Hohe Dunkelziffer in unteren sozialen Schichten
Gerade bei Essstörungen zeigt sich, dass es Unterschiede zwischen Arm und Reich gibt. Laut DAK nehmen Kinder und Jugendliche aus sozial höheren Schichten ärztliche Behandlungen öfter in Anspruch. Eine Erklärung der Krankenkasse ist, dass sie mehr Unterstützung durch die Eltern erfahren. Die Schwelle, Hilfen in Anspruch zu nehmen, sei niedriger als in Familien mit wenig Einkommen und geringem sozialem Status. Dort sei die Dunkelziffer hoch.
Tendenz: weniger psychische Erkrankungen
Insgesamt zeigt der DAK-Kinder- und Jugendreport, dass 2022 die Neudiagnosen bei Mädchen im Vergleich zu 2020, dem Beginn der Corona-Pandemie, leicht rückläufig waren. Sie haben zudem weniger ärztliche und therapeutische Leistungen in Anspruch genommen. Für den Mainzer Mediziner Stephan Buchner gibt es eine einfache Erklärung: Zu Beginn der Corona-Pandemie seien viele Betroffene nicht zu Ärztinnen und Ärzten gegangen. "Die Diagnosen wurden monatelang verschleppt."
Während der Pandemie seien viele Kinder und Jugendliche allein zu Hause gewesen. Sie hätten einen erhöhten Medienkonsum gehabt, aber weniger "gesunde Kommunikation". Entsprechend viele Diagnosen habe es erst gegeben, als Kinder und Jugendliche wieder in die Praxen kamen.
Wie ist die Lage bei Jungen?
Im Gegensatz zu den Mädchen hält der Aufwärtsstrend bei den Jungen zwischen 15 und 17 Jahren an. Sie nehmen laut der DAK das Gesundheitssystem trotzdem deutlich seltener in Anspruch als Mädchen. Prof. Christoph Correll von der Charité - Universitätsmedizin Berlin, der am Kinder- und Jugendreport beteiligt war, befürchtet, dass Jungen deswegen durchs Raster fallen.
Kinder- und Jugendarzt Buchner sagt hingegen: Mädchen kompensierten psychische Probleme schon immer anders als Jungen. "Sie suchen das Gespräch", erzählt Buchner. "Jungen verfallen eher in Aggressivität." Seine Beobachtung ist, dass Jungen inzwischen aber "tendenziell offener" seien als noch vor einigen Jahren. Sein Fazit aus der DAK-Studie ist: "Wir als Kinderärzte müssen weiter hellhörig sein."
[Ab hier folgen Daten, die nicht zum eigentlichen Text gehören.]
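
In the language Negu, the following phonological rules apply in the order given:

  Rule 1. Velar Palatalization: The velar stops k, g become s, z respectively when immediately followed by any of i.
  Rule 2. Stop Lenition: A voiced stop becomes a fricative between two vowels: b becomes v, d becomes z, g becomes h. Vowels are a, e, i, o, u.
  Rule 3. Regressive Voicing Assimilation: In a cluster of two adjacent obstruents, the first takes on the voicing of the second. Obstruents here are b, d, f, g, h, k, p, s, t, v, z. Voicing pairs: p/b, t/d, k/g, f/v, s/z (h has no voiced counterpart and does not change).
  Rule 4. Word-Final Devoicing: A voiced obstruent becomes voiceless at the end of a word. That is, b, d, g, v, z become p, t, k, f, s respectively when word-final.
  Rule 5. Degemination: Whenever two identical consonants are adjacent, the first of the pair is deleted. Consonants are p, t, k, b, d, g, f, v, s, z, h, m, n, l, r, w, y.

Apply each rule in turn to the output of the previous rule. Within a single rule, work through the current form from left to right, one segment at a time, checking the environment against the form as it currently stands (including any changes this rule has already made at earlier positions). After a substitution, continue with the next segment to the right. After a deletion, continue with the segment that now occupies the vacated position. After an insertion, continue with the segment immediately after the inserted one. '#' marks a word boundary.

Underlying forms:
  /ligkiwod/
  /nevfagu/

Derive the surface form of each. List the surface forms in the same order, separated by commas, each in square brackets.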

So können Eltern ihren Kindern bei psychischen Problemen helfen
Stephan Buchner rät Eltern, früh auf Warnzeichen zu achten: Gewichtsverlust, verändertes Schlafverhalten, erhöhter Medienkonsum - all das könnten Hinweise auf eine psychische Erkrankung sein. "Bitte nicht selbst therapieren!", betont Buchner.
Viele Eltern versuchten, ihre Kinder zu Gesprächen zu drängen. Diese würden daraufhin oft blockieren. "Suchen Sie stattdessen professionelle Hilfe", rät Buchner. Zuerst niedrigschwellig, beim Kinder- und Jugendarzt.